Imagine an influencer claiming, “Stock X is the next big thing – expect stratospheric returns!” It’s a bold statement, stirring up the allure of easy gains. But without proper context, such commentary can lead less experienced investors to make hasty decisions, putting them in a situation as sticky as a poorly timed short sell.

This is where the SEBI crackdown, as it’s popularly termed, comes in. It’s the timely intervention nudging finfluencers to tread more carefully, guiding us to differentiate between insights and advice. The “nudge” feels more like a market correction.
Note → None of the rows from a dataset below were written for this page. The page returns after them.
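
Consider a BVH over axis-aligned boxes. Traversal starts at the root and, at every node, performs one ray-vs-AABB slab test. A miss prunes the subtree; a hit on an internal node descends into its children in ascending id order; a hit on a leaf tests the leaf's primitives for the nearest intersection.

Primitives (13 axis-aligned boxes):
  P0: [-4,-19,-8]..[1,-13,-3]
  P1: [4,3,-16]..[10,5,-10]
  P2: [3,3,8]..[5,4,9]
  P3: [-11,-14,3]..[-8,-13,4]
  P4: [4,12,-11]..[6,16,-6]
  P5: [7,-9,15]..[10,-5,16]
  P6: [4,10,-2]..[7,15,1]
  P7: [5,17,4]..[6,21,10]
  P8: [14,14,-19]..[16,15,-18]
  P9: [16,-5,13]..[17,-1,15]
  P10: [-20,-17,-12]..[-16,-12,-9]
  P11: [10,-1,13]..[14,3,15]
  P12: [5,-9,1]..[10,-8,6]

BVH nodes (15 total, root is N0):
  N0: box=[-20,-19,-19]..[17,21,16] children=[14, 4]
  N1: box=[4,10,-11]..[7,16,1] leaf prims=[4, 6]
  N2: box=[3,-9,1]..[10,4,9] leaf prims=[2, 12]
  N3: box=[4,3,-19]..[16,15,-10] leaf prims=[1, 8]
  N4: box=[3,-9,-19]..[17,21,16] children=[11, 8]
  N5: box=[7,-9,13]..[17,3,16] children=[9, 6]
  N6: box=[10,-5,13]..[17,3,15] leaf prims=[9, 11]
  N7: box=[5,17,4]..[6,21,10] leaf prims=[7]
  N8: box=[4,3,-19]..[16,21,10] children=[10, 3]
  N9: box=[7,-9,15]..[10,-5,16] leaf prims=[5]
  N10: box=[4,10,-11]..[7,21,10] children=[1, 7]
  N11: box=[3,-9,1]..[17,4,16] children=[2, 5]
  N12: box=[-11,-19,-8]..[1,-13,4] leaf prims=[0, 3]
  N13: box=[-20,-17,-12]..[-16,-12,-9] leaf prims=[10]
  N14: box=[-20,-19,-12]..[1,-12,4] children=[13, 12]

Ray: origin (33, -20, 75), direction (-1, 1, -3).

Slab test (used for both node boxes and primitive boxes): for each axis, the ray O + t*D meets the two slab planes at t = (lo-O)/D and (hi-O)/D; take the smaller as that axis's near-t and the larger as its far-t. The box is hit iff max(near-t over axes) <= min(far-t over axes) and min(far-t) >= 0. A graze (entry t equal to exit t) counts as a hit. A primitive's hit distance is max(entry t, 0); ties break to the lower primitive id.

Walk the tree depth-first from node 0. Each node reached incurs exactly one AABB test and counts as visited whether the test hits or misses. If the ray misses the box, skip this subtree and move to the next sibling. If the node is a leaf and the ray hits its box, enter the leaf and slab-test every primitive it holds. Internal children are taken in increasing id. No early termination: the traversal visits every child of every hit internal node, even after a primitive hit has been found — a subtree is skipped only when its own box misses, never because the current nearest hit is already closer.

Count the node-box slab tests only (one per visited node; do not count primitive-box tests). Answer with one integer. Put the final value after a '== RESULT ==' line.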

You know, when overvalued stocks (or in this case, finfluencers) get a reality check and prices adjust to their intrinsic values. This shake-up, in my view, is poised to separate the wheat from the chaff, highlighting those influencers who prioritize their audience’s financial literacy and safety.

As financial influencers, we’re dealing with people’s hard-earned money, their dreams of financial freedom, their retirements, their children’s futures. It’s not a responsibility to be taken lightly, just as you wouldn’t play fast and loose with your own investments.

So, as we navigate this new regulatory landscape, let’s consider it a challenge, an opportunity to refine our practices, improve our content, and ensure our narratives are built on solid, reliable foundations, not on quicksand of hyperbole and sensationalism.

In conclusion, the next time you see me, or any of my fellow finfluencers sharing our thoughts, know that we are constantly striving to do better. We’re aiming to be the reliable blue-chip stocks in the wild market of financial influencers, providing consistent value and maintaining your trust. After all, the most rewarding long-term investments aren’t those flashy high-volatility stocks, but the steady, resilient ones, right? So here’s to long-term value in the face of market corrections!

Kunwar Raj is a financial content creator and the founder of Unfinance.